I was looking at one of these, and other machines in a Classic chassis, but I'm a bit confused by what I can do to it to get to the same point as a Classic. The internet so far seems to throw up that it doesn't have the 3-way solenoid or an OPV. I can cope with a damp puck, but not with 15 bar. Yours seems to have an OPV but you've changed it if I've read it correctly? Can an OPV be retrofitted if the machine doesn't have one?

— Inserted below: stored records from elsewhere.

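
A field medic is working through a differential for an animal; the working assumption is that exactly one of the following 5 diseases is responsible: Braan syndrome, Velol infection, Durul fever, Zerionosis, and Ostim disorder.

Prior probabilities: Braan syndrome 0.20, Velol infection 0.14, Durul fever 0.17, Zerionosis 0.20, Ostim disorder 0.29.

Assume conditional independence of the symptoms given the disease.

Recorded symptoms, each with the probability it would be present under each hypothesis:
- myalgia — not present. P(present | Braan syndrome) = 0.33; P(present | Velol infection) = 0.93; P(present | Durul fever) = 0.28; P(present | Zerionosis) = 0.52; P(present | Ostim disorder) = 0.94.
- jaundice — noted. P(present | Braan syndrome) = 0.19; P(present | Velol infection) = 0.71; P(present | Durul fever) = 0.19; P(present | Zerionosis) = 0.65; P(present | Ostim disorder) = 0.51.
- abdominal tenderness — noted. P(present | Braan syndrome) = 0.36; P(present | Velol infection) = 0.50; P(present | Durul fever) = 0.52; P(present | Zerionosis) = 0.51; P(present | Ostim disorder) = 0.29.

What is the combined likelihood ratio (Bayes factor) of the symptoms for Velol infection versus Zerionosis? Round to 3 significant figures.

0.156

Take the product of per-symptom likelihoods under each hypothesis (using 1 − P(present | H) for each absent symptom), then divide.
  Velol infection: (1 − 0.93) × 0.71 × 0.50 = 0.02485
  Zerionosis: (1 − 0.52) × 0.65 × 0.51 = 0.15912
Bayes factor = 0.02485 / 0.15912 ≈ 0.156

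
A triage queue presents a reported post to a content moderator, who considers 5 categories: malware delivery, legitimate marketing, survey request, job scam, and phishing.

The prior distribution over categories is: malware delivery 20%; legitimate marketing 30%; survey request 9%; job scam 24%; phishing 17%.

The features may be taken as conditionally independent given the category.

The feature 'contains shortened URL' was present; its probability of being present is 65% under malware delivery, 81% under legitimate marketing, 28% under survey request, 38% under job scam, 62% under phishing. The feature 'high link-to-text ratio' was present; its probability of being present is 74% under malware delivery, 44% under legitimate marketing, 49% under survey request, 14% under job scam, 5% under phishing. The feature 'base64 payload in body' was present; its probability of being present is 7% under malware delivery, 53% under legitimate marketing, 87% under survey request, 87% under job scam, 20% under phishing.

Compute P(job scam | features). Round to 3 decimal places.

0.129

Multiply each prior by the joint likelihood of the feature pattern:
  malware delivery: 0.20 × 0.65 × 0.74 × 0.07 = 0.006734
  legitimate marketing: 0.30 × 0.81 × 0.44 × 0.53 = 0.056668
  survey request: 0.09 × 0.28 × 0.49 × 0.87 = 0.010743
  job scam: 0.24 × 0.38 × 0.14 × 0.87 = 0.011108
  phishing: 0.17 × 0.62 × 0.05 × 0.20 = 0.001054
Normalizing constant Z = 0.006734 + 0.056668 + 0.010743 + 0.011108 + 0.001054 = 0.086307.
P(job scam | evidence) = 0.011108 / 0.086307 ≈ 0.129.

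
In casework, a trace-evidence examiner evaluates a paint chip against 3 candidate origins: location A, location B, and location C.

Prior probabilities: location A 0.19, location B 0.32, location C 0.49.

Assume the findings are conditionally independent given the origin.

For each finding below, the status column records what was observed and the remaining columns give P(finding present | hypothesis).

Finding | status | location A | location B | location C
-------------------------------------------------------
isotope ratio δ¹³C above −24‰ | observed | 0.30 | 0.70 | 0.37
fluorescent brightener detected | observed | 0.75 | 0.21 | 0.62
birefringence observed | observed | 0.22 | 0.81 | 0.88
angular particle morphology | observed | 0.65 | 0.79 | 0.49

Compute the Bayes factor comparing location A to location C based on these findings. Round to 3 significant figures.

Take the product of per-finding likelihoods under each hypothesis, then divide.
  location A: 0.30 × 0.75 × 0.22 × 0.65 = 0.032175
  location C: 0.37 × 0.62 × 0.88 × 0.49 = 0.098917
Bayes factor = 0.032175 / 0.098917 ≈ 0.325

0.325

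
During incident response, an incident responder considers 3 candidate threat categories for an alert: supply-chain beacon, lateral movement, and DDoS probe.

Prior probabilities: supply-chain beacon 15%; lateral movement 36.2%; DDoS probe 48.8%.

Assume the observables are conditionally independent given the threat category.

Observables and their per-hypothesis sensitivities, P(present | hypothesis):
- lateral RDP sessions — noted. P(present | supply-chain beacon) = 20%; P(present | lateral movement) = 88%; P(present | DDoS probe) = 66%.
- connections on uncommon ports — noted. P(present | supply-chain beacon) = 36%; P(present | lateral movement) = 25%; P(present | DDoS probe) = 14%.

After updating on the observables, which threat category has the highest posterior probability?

lateral movement

For each hypothesis, the unnormalized posterior weight is prior × product of the observable likelihoods:
  supply-chain beacon: 0.150 × 0.20 × 0.36 = 0.0108
  lateral movement: 0.362 × 0.88 × 0.25 = 0.07964
  DDoS probe: 0.488 × 0.66 × 0.14 = 0.045091
Normalizing constant Z = 0.0108 + 0.07964 + 0.045091 = 0.13553.
P(supply-chain beacon | evidence) ≈ 0.0108 / 0.13553 ≈ 0.080
P(lateral movement | evidence) ≈ 0.07964 / 0.13553 ≈ 0.588
P(DDoS probe | evidence) ≈ 0.045091 / 0.13553 ≈ 0.333
The largest is 0.588, so lateral movement is most probable.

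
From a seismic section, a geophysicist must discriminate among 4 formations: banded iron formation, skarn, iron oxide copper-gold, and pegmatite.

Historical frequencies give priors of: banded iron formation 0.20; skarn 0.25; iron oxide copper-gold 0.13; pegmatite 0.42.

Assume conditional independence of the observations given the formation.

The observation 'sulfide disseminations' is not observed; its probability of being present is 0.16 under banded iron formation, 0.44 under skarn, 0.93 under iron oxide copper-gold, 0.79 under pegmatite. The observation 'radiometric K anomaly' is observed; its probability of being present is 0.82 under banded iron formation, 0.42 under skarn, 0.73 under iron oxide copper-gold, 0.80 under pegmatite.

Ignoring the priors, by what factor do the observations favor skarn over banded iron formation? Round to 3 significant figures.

0.341

The Bayes factor is the ratio of the joint likelihoods of the evidence pattern under the two hypotheses (using 1 − P(present | H) for each absent observation).
  skarn: (1 − 0.44) × 0.42 = 0.2352
  banded iron formation: (1 − 0.16) × 0.82 = 0.6888
Bayes factor = 0.2352 / 0.6888 ≈ 0.341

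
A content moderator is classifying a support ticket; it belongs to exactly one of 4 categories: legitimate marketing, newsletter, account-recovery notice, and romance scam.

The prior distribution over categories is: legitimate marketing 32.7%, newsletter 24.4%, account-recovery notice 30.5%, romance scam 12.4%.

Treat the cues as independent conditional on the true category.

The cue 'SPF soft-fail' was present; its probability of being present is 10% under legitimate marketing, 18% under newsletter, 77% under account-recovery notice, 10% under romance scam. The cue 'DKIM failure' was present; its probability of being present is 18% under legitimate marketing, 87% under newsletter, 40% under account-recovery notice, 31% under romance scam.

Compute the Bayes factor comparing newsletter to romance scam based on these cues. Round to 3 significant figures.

The Bayes factor is the ratio of the joint likelihoods of the cue pattern under the two hypotheses.
  newsletter: 0.18 × 0.87 = 0.1566
  romance scam: 0.10 × 0.31 = 0.031
Bayes factor = 0.1566 / 0.031 ≈ 5.05

5.05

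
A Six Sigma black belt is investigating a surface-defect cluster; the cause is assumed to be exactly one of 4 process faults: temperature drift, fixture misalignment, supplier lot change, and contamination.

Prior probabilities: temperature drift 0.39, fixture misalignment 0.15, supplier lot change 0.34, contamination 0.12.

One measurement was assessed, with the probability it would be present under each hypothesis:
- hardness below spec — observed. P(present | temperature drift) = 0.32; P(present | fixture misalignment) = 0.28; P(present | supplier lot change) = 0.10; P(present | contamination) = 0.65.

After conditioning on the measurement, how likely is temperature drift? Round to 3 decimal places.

Multiply each prior by the likelihood of the measurement:
  temperature drift: 0.39 × 0.32 = 0.1248
  fixture misalignment: 0.15 × 0.28 = 0.042
  supplier lot change: 0.34 × 0.10 = 0.034
  contamination: 0.12 × 0.65 = 0.078
The unnormalized weights sum to 0.2788.
P(temperature drift | evidence) = 0.1248 / 0.2788 ≈ 0.448.

0.448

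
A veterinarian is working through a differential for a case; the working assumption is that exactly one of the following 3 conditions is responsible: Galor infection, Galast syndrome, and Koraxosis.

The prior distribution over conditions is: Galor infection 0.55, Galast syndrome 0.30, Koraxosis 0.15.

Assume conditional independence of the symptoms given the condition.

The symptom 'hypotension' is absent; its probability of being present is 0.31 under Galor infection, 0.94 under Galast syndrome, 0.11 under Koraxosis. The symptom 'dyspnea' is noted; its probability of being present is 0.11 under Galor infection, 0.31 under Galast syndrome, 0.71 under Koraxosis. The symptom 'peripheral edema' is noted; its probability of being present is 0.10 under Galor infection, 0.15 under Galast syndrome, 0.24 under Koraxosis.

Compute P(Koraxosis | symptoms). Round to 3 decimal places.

0.819

For each hypothesis, the unnormalized posterior weight is prior × product of the symptom likelihoods (using 1 − P(present | H) for each absent symptom):
  Galor infection: 0.55 × (1 − 0.31) × 0.11 × 0.10 = 0.0041745
  Galast syndrome: 0.30 × (1 − 0.94) × 0.31 × 0.15 = 0.000837
  Koraxosis: 0.15 × (1 − 0.11) × 0.71 × 0.24 = 0.022748
Normalizing constant Z = 0.0041745 + 0.000837 + 0.022748 = 0.02776.
P(Koraxosis | evidence) = 0.022748 / 0.02776 ≈ 0.819.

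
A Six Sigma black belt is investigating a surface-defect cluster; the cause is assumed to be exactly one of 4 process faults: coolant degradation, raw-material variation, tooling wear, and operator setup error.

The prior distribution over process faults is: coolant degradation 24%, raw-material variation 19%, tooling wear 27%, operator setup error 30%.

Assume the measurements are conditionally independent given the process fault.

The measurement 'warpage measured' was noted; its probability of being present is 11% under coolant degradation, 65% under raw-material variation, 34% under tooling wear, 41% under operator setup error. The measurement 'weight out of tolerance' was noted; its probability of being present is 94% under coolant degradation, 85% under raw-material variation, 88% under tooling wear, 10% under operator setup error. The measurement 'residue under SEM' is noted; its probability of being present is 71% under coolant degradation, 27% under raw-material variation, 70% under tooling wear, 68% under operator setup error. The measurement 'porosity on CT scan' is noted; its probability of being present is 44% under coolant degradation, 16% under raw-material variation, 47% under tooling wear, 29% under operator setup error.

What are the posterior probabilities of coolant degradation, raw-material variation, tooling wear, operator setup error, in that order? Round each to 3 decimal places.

By Bayes' rule with conditional independence, the unnormalized weight for each hypothesis is prior × ∏ likelihoods:
  coolant degradation: 0.24 × 0.11 × 0.94 × 0.71 × 0.44 = 0.0077525
  raw-material variation: 0.19 × 0.65 × 0.85 × 0.27 × 0.16 = 0.0045349
  tooling wear: 0.27 × 0.34 × 0.88 × 0.70 × 0.47 = 0.026578
  operator setup error: 0.30 × 0.41 × 0.10 × 0.68 × 0.29 = 0.0024256
Normalizing constant Z = 0.0077525 + 0.0045349 + 0.026578 + 0.0024256 = 0.041291.
P(coolant degradation | evidence) = 0.0077525 / 0.041291 ≈ 0.188
P(raw-material variation | evidence) = 0.0045349 / 0.041291 ≈ 0.110
P(tooling wear | evidence) = 0.026578 / 0.041291 ≈ 0.644
P(operator setup error | evidence) = 0.0024256 / 0.041291 ≈ 0.059

0.188, 0.110, 0.644, 0.059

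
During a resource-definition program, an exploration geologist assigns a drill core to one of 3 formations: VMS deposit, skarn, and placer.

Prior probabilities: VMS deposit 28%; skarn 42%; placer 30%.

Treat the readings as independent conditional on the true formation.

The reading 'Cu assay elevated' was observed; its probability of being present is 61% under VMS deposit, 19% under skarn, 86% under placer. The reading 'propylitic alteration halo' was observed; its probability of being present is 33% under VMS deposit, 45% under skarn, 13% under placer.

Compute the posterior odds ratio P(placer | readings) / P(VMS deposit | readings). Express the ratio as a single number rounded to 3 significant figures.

Posterior odds equal prior odds times the likelihood ratio; only the two competing hypotheses matter.
  placer: 0.30 × 0.86 × 0.13 = 0.03354
  VMS deposit: 0.28 × 0.61 × 0.33 = 0.056364
Odds(placer : VMS deposit) = 0.03354 / 0.056364 ≈ 0.595.

0.595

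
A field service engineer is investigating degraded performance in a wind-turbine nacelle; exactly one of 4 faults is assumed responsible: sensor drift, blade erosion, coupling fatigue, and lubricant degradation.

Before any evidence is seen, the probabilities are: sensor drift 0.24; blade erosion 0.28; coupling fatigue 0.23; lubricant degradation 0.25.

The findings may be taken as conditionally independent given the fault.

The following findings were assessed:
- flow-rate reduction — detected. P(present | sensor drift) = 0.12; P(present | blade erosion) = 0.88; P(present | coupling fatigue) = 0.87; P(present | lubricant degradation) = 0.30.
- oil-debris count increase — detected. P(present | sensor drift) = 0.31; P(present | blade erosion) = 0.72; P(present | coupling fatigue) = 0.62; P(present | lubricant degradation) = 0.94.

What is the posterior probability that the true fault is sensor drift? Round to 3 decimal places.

For each hypothesis, the unnormalized posterior weight is prior × product of the finding likelihoods:
  sensor drift: 0.24 × 0.12 × 0.31 = 0.008928
  blade erosion: 0.28 × 0.88 × 0.72 = 0.17741
  coupling fatigue: 0.23 × 0.87 × 0.62 = 0.12406
  lubricant degradation: 0.25 × 0.30 × 0.94 = 0.0705
Normalizing constant Z = 0.008928 + 0.17741 + 0.12406 + 0.0705 = 0.3809.
P(sensor drift | evidence) = 0.008928 / 0.3809 ≈ 0.023.

0.023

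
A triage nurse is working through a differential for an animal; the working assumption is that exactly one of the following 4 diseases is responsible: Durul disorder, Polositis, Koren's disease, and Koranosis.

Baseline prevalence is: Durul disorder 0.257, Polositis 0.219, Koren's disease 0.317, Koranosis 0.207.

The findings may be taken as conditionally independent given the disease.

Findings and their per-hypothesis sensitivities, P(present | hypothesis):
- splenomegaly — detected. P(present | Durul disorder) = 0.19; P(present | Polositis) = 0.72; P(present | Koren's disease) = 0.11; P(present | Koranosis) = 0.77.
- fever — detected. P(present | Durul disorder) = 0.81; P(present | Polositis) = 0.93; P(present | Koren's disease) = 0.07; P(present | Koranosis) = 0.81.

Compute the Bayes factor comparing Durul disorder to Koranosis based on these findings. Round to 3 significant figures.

0.247

The Bayes factor is the ratio of the joint likelihoods of the evidence pattern under the two hypotheses.
  Durul disorder: 0.19 × 0.81 = 0.1539
  Koranosis: 0.77 × 0.81 = 0.6237
Bayes factor = 0.1539 / 0.6237 ≈ 0.247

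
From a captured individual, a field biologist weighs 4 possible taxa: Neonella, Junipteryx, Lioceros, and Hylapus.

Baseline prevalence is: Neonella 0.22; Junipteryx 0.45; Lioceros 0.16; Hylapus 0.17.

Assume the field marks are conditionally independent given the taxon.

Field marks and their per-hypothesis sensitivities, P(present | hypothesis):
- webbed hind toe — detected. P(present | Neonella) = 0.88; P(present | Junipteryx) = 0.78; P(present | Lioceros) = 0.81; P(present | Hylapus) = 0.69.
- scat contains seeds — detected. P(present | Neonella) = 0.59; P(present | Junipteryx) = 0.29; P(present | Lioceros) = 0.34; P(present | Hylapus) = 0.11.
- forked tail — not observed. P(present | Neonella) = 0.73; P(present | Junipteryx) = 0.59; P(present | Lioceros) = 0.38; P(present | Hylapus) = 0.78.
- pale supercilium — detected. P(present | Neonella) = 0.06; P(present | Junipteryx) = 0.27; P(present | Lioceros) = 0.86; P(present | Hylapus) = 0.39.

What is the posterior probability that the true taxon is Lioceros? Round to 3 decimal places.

0.623

Multiply each prior by the joint likelihood of the field mark pattern (using 1 − P(present | H) for each absent field mark):
  Neonella: 0.22 × 0.88 × 0.59 × (1 − 0.73) × 0.06 = 0.0018504
  Junipteryx: 0.45 × 0.78 × 0.29 × (1 − 0.59) × 0.27 = 0.011268
  Lioceros: 0.16 × 0.81 × 0.34 × (1 − 0.38) × 0.86 = 0.023495
  Hylapus: 0.17 × 0.69 × 0.11 × (1 − 0.78) × 0.39 = 0.0011071
Normalizing constant Z = 0.0018504 + 0.011268 + 0.023495 + 0.0011071 = 0.037721.
P(Lioceros | evidence) = 0.023495 / 0.037721 ≈ 0.623.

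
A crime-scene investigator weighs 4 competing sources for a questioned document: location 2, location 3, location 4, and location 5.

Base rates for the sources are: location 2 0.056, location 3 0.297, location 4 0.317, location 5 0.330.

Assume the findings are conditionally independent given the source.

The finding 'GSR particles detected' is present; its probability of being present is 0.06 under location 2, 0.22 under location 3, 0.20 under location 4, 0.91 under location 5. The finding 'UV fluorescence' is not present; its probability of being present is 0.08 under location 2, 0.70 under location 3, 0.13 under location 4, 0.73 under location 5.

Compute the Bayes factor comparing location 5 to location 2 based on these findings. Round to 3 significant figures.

4.45

Joint likelihood of the evidence pattern under each hypothesis (using 1 − P(present | H) for each absent finding):
  location 5: 0.91 × (1 − 0.73) = 0.2457
  location 2: 0.06 × (1 − 0.08) = 0.0552
Bayes factor = 0.2457 / 0.0552 ≈ 4.45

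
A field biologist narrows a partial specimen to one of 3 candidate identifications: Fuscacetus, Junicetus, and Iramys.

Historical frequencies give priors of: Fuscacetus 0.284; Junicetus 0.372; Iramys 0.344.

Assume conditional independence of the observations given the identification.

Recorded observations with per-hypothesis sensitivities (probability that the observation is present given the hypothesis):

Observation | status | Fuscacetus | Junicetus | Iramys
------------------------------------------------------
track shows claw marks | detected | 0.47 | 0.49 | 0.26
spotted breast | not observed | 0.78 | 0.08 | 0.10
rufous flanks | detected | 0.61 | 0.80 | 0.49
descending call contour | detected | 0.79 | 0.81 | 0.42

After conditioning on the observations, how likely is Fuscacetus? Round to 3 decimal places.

For each hypothesis, the unnormalized posterior weight is prior × product of the observation likelihoods (using 1 − P(present | H) for each absent observation):
  Fuscacetus: 0.284 × 0.47 × (1 − 0.78) × 0.61 × 0.79 = 0.014151
  Junicetus: 0.372 × 0.49 × (1 − 0.08) × 0.80 × 0.81 = 0.10867
  Iramys: 0.344 × 0.26 × (1 − 0.10) × 0.49 × 0.42 = 0.016566
Normalizing constant Z = 0.014151 + 0.10867 + 0.016566 = 0.13939.
P(Fuscacetus | evidence) = 0.014151 / 0.13939 ≈ 0.102.

0.102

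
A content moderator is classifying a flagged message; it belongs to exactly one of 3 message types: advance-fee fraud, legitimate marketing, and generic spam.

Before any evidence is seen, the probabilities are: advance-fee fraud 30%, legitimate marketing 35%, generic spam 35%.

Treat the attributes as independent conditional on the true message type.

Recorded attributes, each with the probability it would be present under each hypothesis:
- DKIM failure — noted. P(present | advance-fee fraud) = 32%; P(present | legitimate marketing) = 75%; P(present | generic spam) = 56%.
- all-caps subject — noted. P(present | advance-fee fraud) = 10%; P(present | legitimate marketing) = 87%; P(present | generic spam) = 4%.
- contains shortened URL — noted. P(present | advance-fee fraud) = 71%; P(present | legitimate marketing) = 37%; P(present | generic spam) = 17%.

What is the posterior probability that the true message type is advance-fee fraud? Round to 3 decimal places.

By Bayes' rule with conditional independence, the unnormalized weight for each hypothesis is prior × ∏ likelihoods:
  advance-fee fraud: 0.30 × 0.32 × 0.10 × 0.71 = 0.006816
  legitimate marketing: 0.35 × 0.75 × 0.87 × 0.37 = 0.084499
  generic spam: 0.35 × 0.56 × 0.04 × 0.17 = 0.0013328
The unnormalized weights sum to 0.092648.
P(advance-fee fraud | evidence) = 0.006816 / 0.092648 ≈ 0.074.

0.074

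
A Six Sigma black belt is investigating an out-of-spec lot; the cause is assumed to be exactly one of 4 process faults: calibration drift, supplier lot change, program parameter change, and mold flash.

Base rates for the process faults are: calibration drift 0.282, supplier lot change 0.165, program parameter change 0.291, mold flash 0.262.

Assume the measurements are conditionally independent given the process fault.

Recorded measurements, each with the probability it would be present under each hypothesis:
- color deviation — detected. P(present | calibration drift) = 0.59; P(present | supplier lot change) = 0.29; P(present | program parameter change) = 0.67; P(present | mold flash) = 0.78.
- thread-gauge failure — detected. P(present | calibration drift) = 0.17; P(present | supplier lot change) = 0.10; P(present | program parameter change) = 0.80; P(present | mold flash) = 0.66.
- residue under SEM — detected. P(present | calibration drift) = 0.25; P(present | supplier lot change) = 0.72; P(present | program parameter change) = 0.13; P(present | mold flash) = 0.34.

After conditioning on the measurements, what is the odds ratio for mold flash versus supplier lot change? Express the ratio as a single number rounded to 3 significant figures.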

To get it to the same starting point as a factory Classic, which parts do you need to swap? Is it the loom, group head, OPV and solenoid valve? If a bit of tinkering can get me to the same espresso as a modified Classic for less money, then that sounds good. It may be that I just end up spending the same money on swapping parts though...

Thanks


----------



## DavecUK (Aug 6, 2013)

@groundup @MrShades is a wealth of knowledge in this area, welcome to the forum.


----------



## groundup (May 7, 2021)

Thanks 🙂


----------



## HDAV (Dec 28, 2012)

I have seen a pressure mod for these, I'm actually looking for it now...... I have one my self I might attempt to mod..... the pressure relief is direct on the pump rather than the group and correct no 3 way valve if you want a classic that isn't a classic a baby (the original one) is a classic in a plastic case with 3 way valve and adjustable opv


----------